Now it's time for Kubelet to check the spec and act when the Pod is scheduled for the node:
The Reconciler runs a periodic loop to reconcile the desired state of the world with the actual state of the world by triggering attach, detach, mount, and unmount operations.
The rc.mountAttachVolumes() mount the required volumes.
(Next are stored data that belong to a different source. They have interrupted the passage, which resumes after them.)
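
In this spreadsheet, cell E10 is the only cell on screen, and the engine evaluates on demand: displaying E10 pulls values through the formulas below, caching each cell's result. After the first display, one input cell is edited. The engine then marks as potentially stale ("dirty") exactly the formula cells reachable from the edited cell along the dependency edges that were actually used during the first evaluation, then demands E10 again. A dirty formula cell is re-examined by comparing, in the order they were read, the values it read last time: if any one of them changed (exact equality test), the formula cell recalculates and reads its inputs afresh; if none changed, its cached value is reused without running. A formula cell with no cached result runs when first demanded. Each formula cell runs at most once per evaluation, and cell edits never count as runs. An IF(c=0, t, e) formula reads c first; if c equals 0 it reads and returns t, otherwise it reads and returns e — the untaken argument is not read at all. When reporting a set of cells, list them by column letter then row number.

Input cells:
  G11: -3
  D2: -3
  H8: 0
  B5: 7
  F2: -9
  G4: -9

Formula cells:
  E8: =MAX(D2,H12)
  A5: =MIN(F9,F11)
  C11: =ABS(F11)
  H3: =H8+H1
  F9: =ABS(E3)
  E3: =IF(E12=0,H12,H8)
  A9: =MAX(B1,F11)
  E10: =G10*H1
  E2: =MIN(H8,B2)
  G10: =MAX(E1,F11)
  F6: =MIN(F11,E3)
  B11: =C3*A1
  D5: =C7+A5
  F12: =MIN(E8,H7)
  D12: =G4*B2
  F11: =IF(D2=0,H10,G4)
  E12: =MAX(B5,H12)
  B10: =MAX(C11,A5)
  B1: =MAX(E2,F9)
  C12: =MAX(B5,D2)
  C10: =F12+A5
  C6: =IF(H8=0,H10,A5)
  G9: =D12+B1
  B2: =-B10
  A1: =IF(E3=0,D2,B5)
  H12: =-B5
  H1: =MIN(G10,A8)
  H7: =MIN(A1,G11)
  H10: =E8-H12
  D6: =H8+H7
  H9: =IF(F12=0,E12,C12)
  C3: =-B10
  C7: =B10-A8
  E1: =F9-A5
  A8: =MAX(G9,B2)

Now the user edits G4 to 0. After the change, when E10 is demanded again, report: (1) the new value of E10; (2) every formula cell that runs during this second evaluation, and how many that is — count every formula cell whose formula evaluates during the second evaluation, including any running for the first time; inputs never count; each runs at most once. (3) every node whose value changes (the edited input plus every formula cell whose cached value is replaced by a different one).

E10 now evaluates to 0.
Run set: A5, A8, B1, B2, B10, C11, D12, E1, E2, E10, F11, G9, G10, H1 (14 run).
Changed values: A5, A8, B2, B10, C11, D12, E1, E2, E10, F11, G4, G9, G10, H1.

Initial pass — values computed on the first demand:
  F11 = IF(D2=0: D2=-3 -> else branch G4) = -9
  C11 = ABS(-9) = 9
  H12 = -(7) = -7
  E12 = MAX(7, -7) = 7
  E3 = IF(E12=0: E12=7 -> else branch H8) = 0
  F9 = ABS(0) = 0
  A5 = MIN(0, -9) = -9
  B10 = MAX(9, -9) = 9
  B2 = -(9) = -9
  D12 = -9 * -9 = 81
  E1 = 0 - -9 = 9
  E2 = MIN(0, -9) = -9
  B1 = MAX(-9, 0) = 0
  G9 = 81 + 0 = 81
  A8 = MAX(81, -9) = 81
  G10 = MAX(9, -9) = 9
  H1 = MIN(9, 81) = 9
  E10 = 9 * 9 = 81

Second demand — change propagation:
  F11: re-runs because G4 -9->0; new result 0.
  A5: re-runs because F11 -9->0; new result 0.
  C11: re-runs because F11 -9->0; new result 0.
  B10: re-runs because C11 9->0; A5 -9->0; new result 0.
  B2: re-runs because B10 9->0; new result 0.
  D12: re-runs because G4 -9->0; B2 -9->0; new result 0.
  E1: re-runs because A5 -9->0; new result 0.
  E2: re-runs because B2 -9->0; new result 0.
  B1: re-runs because E2 -9->0; new result 0 (unchanged).
  G9: re-runs because D12 81->0; new result 0.
  A8: re-runs because G9 81->0; B2 -9->0; new result 0.
  G10: re-runs because E1 9->0; F11 -9->0; new result 0.
  H1: re-runs because G10 9->0; A8 81->0; new result 0.
  E10: re-runs because G10 9->0; H1 9->0; new result 0.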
This function could also trigger attach if kubelet is responsible for attaching volumes.
23:34:34.838197 84855 desired_state_of_world_populator.go:553] Extracted volumeSpec (pv1) from bound PV (pvName "pv1") and PVC (ClaimName "default"/"pvc1" pvcUID eeab4424-b092-46b5-97d6-ef9dbfb3642a)
23:34:34.838582 84855 desired_state_of_world_populator.go:344] Added volume "task-pv" (volSpec="pv1") for pod "9787497b-825f-46dd-93dd-5e0aae257fea" to desired state.
23:34:34.838758 84855 desired_state_of_world_populator.go:344] Added volume "default-token-b4xnr" (volSpec="default-token-b4xnr") for pod "9787497b-825f-46dd-93dd-5e0aae257fea" to desired state.
23:34:34.898702 84855 reconciler.go:211] Starting operationExecutor.VerifyControllerAttachedVolume for volume "pv1" (UniqueName: "kubernetes.io/host-path/9787497b-825f-46dd-93dd-5e0aae257fea-pv1") pod "task-pv-pod" (UID: "9787497b-825f-46dd-93dd-5e0aae257fea")
23:34:34.999666 84855 reconciler.go:254] Starting operationExecutor.MountVolume for volume "default-token-b4xnr" (UniqueName: "kubernetes.io/secret/9787497b-825f-46dd-93dd-5e0aae257fea-default-token-b4xnr") pod "task-pv-pod" (UID: "9787497b-825f-46dd-93dd-5e0aae257fea")
23:34:35.002686 84855 reconciler.go:269] operationExecutor.MountVolume started for volume "pv1" (UniqueName: "kubernetes.io/host-path/9787497b-825f-46dd-93dd-5e0aae257fea-pv1") pod "task-pv-pod" (UID: "9787497b-825f-46dd-93dd-5e0aae257fea")
23:34:35.004163 84855 operation_generator.go:663] MountVolume.SetUp succeeded for volume "pv1" (UniqueName: "kubernetes.io/host-path/9787497b-825f-46dd-93dd-5e0aae257fea-pv1") pod "task-pv-pod" (UID: "9787497b-825f-46dd-93dd-5e0aae257fea")
23:34:36.015477 84855 volume_manager.go:403] All volumes are attached and mounted for pod "task-pv-pod_default(9787497b-825f-46dd-93dd-5e0aae257fea)"
Basically the populatorLoop list all the pods running in that Kubelet and process the Pods Volumes, AddPodToVolume is used, adding the given pod to the given volume in the cache and indicates the specified pod should mount the specified volume.
The mount operation is made by tehe reconciler via the operationExecutor.AttachVolume, it finds the correct VolumePlugin to do the attach operation (volume_attach). Eventually the mount Volume manager will sync the final status.